Было от чего терять голову и как сладостно иногда совсем ее терять. Конечно, он не был красавцем. Не очень высок, не идеально строен. Но на него почему-то оглядывались женщины, и она ревновала. И кто встречал его хоть однажды, запоминал навсегда, такое лицо у него было притягивающее, такой взгляд. Но нет больше этого лица. Его похоронили и даже не позволили посмотреть в последний раз. Сказали: нельзя. Спеленутого с головой в белый саван, Гая, под молитвенные песнопения, опустили вниз, в серую бетонную коробку, быстро закидали землей, обхлопали лопатами продолговатый холмик и снова прочитали нараспев молитву. Положили в изголовье камешки. Много камешков – людей было много. И каждый вдавливал свой камешек в свежую рассыпчатую, смешанную с песком землю, и Герде казалось, что каждый приговаривал про себя: «Лежи тут. Не вставай». Мол, раз умер, то не суетись. Ведь каждый рад, что не его туда, вниз, опустили и присыпали сверху, очередь, слава Богу, не подошла еще, и каждый втайне надеялся вопреки рассудку – может, и не подойдет… Придет-придет, с непонятным самой злорадством думала Герда, рассматривая опухшими, но бесслезными глазами лица окруживших могилу родственников, знакомых, приятелей и приятельниц. Слез у нее не было с утра похорон, наверное, накануне кончились, слишком много их вылилось, вот и кончились. Ну что они тут стоят, пора бы и разойтись, оставить ее одну, с Гаем. Он никому не нужен был, кроме нее. Даже его родителям. Они не понимали его. Его стремления к независимости, выражавшемся в холодноватой отчужденности. Тем более не понимали его нелюбви к дальним путешествиям, поскольку сами вечно отсутствовали. А уж тем более не понимали его страсть – строить домики. Он строил их всегда, сколько помнил себя. Из картонок, из спичек, из камешков, из всего, что под руку попадалось. Но только не из «Лего» – цветных кирпичиков детского конструктора. Гай рассказывал, что с детства их презирал, потому что готовое . Ему нужно было сделать всё самому, добыть, найти и построить своими руками. Придумать дизайн, подобрать подходящий материал, собрать, склеить, в конце сделать дверь и прикрепить на крышу флажок. Если флажок отсутствует, значит, домик еще не готов, предстоят еще доделки. Готовые домики с разноцветными флажками на крышах стояли в квартире повсюду: на камине, на полках, на подоконниках, на специально сделанном Гаем стеллаже. Когда домиков накапливалось слишком много, Гай укладывал их в большой сундук на террасе, в сундуке он тоже сделал внутри полочки.

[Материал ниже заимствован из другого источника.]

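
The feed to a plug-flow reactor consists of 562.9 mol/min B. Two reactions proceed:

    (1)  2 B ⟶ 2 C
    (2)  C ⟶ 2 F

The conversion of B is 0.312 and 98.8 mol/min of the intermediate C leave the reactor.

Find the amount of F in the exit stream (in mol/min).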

Друзья-приятели слегка подсмеивались над странным пристрастием Гая, но с самого начала, как только Гай снял эту небольшую квартиру, и они стали жить вместе, Герда выразила свое восхищение его «строительством», и такое счастье отразилось на лице Гая – его поняли. Странно ей было, что другие не понимали. Просто у Гая никогда не было своего дома. Родители археологи всегда были в разъездах по миру, маленького Гая подкидывали к разным родственникам по очереди и всегда получалось, что надолго. Они будто временами забывали о существовании сына и переезжали, перелетали из одной страны в другую, из одной точки земного шара в другую точку, где-нибудь по пути отправляя денежные чеки на содержание Гая. А однажды, вернувшись из очередного отсутствия и внимательно разглядев своего выросшего сына, уже заканчивавшего школу и готовящегося поступать в университет на математическое отделение, удивились его образованности, начитанности и еще большей замкнутости и не прошедшей страсти к домикам. Откровенно посмеялись и отправились в очередное путешествие. Откуда уже не вернулись. Где-то в египетской пустыне на экспедицию напали грабители и перестреляли всю группу археологов, которые изучали найденные в раскопках очередной гробницы золотые и серебряные изделия.
Гай получил в наследство приличную сумму денег в банке и кучу соболезнующих родственников, от которых постарался как можно дальше отстраниться.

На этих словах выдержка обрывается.